I think I could slap one of these in so many different places, under a keyboard, back of the LED monitor, one for the TV too and one for a MagicJack phone. For the future I see uses in Lego Mindstorms type of robots once the software catches up.

The thought of Haiku on it could be sweet too all though it would need Flash to be usable for the kids.

I even wonder if Win8 could run, probably not.

This so takes me back to the innocent days of the Acorn Electron and BBC computer. To think I spent maybe several thousand quid on my Beeb.

Reply Score: 2

RE: ummm
by steve_s on Wed 31st Aug 2011 10:07 in reply to "ummm"
steve_s Member since:
2006-01-16

For me the fact that they're primarily targeting to run Linux on this is a bit of a minus, in that Linux is a highly complex OS environment. That will inevitably make this device less amenable to the kind of tinkering that we did on our BBC Micros and Acorn Electrons as kids. Linux makes for a much less innocent experience than the old Acorn MOS of the BBC and Electron did.
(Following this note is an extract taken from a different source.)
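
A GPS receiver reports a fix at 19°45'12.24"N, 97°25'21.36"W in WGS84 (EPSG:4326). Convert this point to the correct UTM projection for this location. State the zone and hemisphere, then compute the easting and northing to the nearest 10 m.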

On the plus side, the RISC OS Open project has shown interest in porting to the platform, and Eben Upton (one of the main guys behind the project) has indicated on the RISC OS Open discussion boards that he'll try to ensure that the RISC OS chaps can get their hands on machines from the first production run.

As a former RISC OS user and programmer I know that it, along with the ARM chip, is a great target for budding new young programmers to tinker with. The relative simplicity of the OS makes it much more easily understood, and the close integration with the ARM instruction set makes it a great choice for tinkering.